”Küçülme beklentisi bir miktar kötü çıkabilir”

Devlet Bakanı Yılmaz, ekonomide beklenen küçülmeyle ilgili olarak ortada kesinleşmiş bir rakamın bulunmadığını belirtti

YAYINLAMA
GÜNCELLEME

 

ANKARA - Devlet Bakanı Cevdet Yılmaz, ekonomide bu yıl yüzde 3,6 küçülme beklentisi konusunda, "Bu bir tahmin. Bir miktar kötü de çıkabilir" dedi.

Devlet Bakanı Yılmaz, Ekonomi Muhabirleri Derneği'nin (EMD) düzenlediği kahvaltılı basın toplantısında gazetecilerin sorularını yanıtladı.

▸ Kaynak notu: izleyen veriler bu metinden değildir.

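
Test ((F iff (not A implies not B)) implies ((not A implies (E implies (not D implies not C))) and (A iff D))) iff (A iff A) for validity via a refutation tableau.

Not valid

Assume the negation and expand:
Initial set: {not (((F iff (not A implies not B)) implies ((not A implies (E implies (not D implies not C))) and (A iff D))) iff (A iff A))}.
not (((F iff (not A implies not B)) implies ((not A implies (E implies (not D implies not C))) and (A iff D))) iff (A iff A)): β-rule — branch into ((F iff (not A implies not B)) implies ((not A implies (E implies (not D implies not C))) and (A iff D))), not (A iff A)  //  not ((F iff (not A implies not B)) implies ((not A implies (E implies (not D implies not C))) and (A iff D))), (A iff A).
  branch 1 (add ((F iff (not A implies not B)) implies ((not A implies (E implies (not D implies not C))) and (A iff D))), not (A iff A)):
    ((F iff (not A implies not B)) implies ((not A implies (E implies (not D implies not C))) and (A iff D))): β-rule — branch into not (F iff (not A implies not B))  //  ((not A implies (E implies (not D implies not C))) and (A iff D)).
      branch 1.1 (add not (F iff (not A implies not B))):
        not (A iff A): β-rule — branch into A, not A  //  not A, A.
          branch 1.1.1 (add A, not A):
            × closes — contains both A and not A.
          branch 1.1.2 (add not A, A):
            × closes — contains both A and not A.
      branch 1.2 (add ((not A implies (E implies (not D implies not C))) and (A iff D))):
        ((not A implies (E implies (not D implies not C))) and (A iff D)): α-rule — add (not A implies (E implies (not D implies not C))), (A iff D).
        not (A iff A): β-rule — branch into A, not A  //  not A, A.
          branch 1.2.1 (add A, not A):
            × closes — contains both A and not A.
          branch 1.2.2 (add not A, A):
            × closes — contains both A and not A.
  branch 2 (add not ((F iff (not A implies not B)) implies ((not A implies (E implies (not D implies not C))) and (A iff D))), (A iff A)):
    not ((F iff (not A implies not B)) implies ((not A implies (E implies (not D implies not C))) and (A iff D))): α-rule — add (F iff (not A implies not B)), not ((not A implies (E implies (not D implies not C))) and (A iff D)).
    (A iff A): β-rule — branch into A, A  //  not A, not A.
      branch 2.1 (add A, A):
        (F iff (not A implies not B)): β-rule — branch into F, (not A implies not B)  //  not F, not (not A implies not B).
          branch 2.1.1 (add F, (not A implies not B)):
            not ((not A implies (E implies (not D implies not C))) and (A iff D)): β-rule — branch into not (not A implies (E implies (not D implies not C)))  //  not (A iff D).
              branch 2.1.1.1 (add not (not A implies (E implies (not D implies not C)))):
                not (not A implies (E implies (not D implies not C))): α-rule — add not A, not (E implies (not D implies not C)).
                × closes — contains both A and not A.
              branch 2.1.1.2 (add not (A iff D)):
                (not A implies not B): β-rule — branch into not not A  //  not B.
                  branch 2.1.1.2.1 (add not not A):
                    not (A iff D): β-rule — branch into A, not D  //  not A, D.
                      branch 2.1.1.2.1.1 (add A, not D):
                        ○ open, literals {A=true, D=false, F=true}.
                      branch 2.1.1.2.1.2 (add not A, D):
                        × closes — contains both A and not A.
                  branch 2.1.1.2.2 (add not B):
                    not (A iff D): β-rule — branch into A, not D  //  not A, D.
                      branch 2.1.1.2.2.1 (add A, not D):
                        ○ open, literals {A=true, B=false, D=false, F=true}.
                      branch 2.1.1.2.2.2 (add not A, D):
                        × closes — contains both A and not A.
          branch 2.1.2 (add not F, not (not A implies not B)):
            not (not A implies not B): α-rule — add not A, not not B.
            × closes — contains both A and not A.
      branch 2.2 (add not A, not A):
        (F iff (not A implies not B)): β-rule — branch into F, (not A implies not B)  //  not F, not (not A implies not B).
          branch 2.2.1 (add F, (not A implies not B)):
            not ((not A implies (E implies (not D implies not C))) and (A iff D)): β-rule — branch into not (not A implies (E implies (not D implies not C)))  //  not (A iff D).
              branch 2.2.1.1 (add not (not A implies (E implies (not D implies not C)))):
                not (not A implies (E implies (not D implies not C))): α-rule — add not A, not (E implies (not D implies not C)).
                not (E implies (not D implies not C)): α-rule — add E, not (not D implies not C).
                not (not D implies not C): α-rule — add not D, not not C.
                (not A implies not B): β-rule — branch into not not A  //  not B.
                  branch 2.2.1.1.1 (add not not A):
                    × closes — contains both A and not A.
                  branch 2.2.1.1.2 (add not B):
                    ○ open, literals {A=false, B=false, C=true, D=false, E=true, F=true}.
              branch 2.2.1.2 (add not (A iff D)):
                (not A implies not B): β-rule — branch into not not A  //  not B.
                  branch 2.2.1.2.1 (add not not A):
                    × closes — contains both A and not A.
                  branch 2.2.1.2.2 (add not B):
                    not (A iff D): β-rule — branch into A, not D  //  not A, D.
                      branch 2.2.1.2.2.1 (add A, not D):
                        × closes — contains both A and not A.
                      branch 2.2.1.2.2.2 (add not A, D):
                        ○ open, literals {A=false, B=false, D=true, F=true}.
          branch 2.2.2 (add not F, not (not A implies not B)):
            not (not A implies not B): α-rule — add not A, not not B.
            not ((not A implies (E implies (not D implies not C))) and (A iff D)): β-rule — branch into not (not A implies (E implies (not D implies not C)))  //  not (A iff D).
              branch 2.2.2.1 (add not (not A implies (E implies (not D implies not C)))):
                not (not A implies (E implies (not D implies not C))): α-rule — add not A, not (E implies (not D implies not C)).
                not (E implies (not D implies not C)): α-rule — add E, not (not D implies not C).
                not (not D implies not C): α-rule — add not D, not not C.
                ○ open, literals {A=false, B=true, C=true, D=false, E=true, F=false}.
              branch 2.2.2.2 (add not (A iff D)):
                not (A iff D): β-rule — branch into A, not D  //  not A, D.
                  branch 2.2.2.2.1 (add A, not D):
                    × closes — contains both A and not A.
                  branch 2.2.2.2.2 (add not A, D):
                    ○ open, literals {A=false, B=true, D=true, F=false}.
12 branches closed, 6 open.
An open branch gives a countermodel: A=true, D=false, F=true (unmentioned atoms arbitrary); under it the original formula is false.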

Yılmaz, Devlet Bakanı Babacan'ın dünkü konuşmasına atıfla, büyüme rakamlardaki revizyon ve orta Vadeli Programa (OVP) ilişkin bir soru üzerine, Katılım Öncesi Ekonomik Programda (KÖEP) yüzde 3,6 küçülme öngörüldüğünü hatırlatarak, bunun bir tahmin olduğunun altını çizdi.

Yılmaz, "Bir miktar daha olumlusu olur, olumsuzu da gerçekleşebilir, bu bir tahmin. Bir miktar kötü de çıkabilir. Bunu söylemiş Sayın Babacan..." dedi.

Bakan Yılmaz, ortada kesinleşmiş bir rakamın bulunmadığını vurguladı.

OVP konusunda da programın bu yıl "biraz geciktiğini" belirten Yılmaz, "Olağanüstü bir yıl yaşıyoruz. Bunu hepimizin görmesi lazım" diye konuştu.

Program konusunda bazı konuların netleşmesini beklediklerini kaydeden Yılmaz, bu konular netlik kazanınca programın açıklanacağını, ilgili kurumların altyapıyı hazırladıklarını söyledi.

Bu arada bir gazetecinin "Bu konular arasında IMF ile ilişkiler de yer alıyor mu?" sorusu üzerine Yılmaz, "O da var. Tabi ki var ama başka hususlar da var. Bunlar netlik kazandıkça biz de kendi tercihlerimizi yapacağız" dedi.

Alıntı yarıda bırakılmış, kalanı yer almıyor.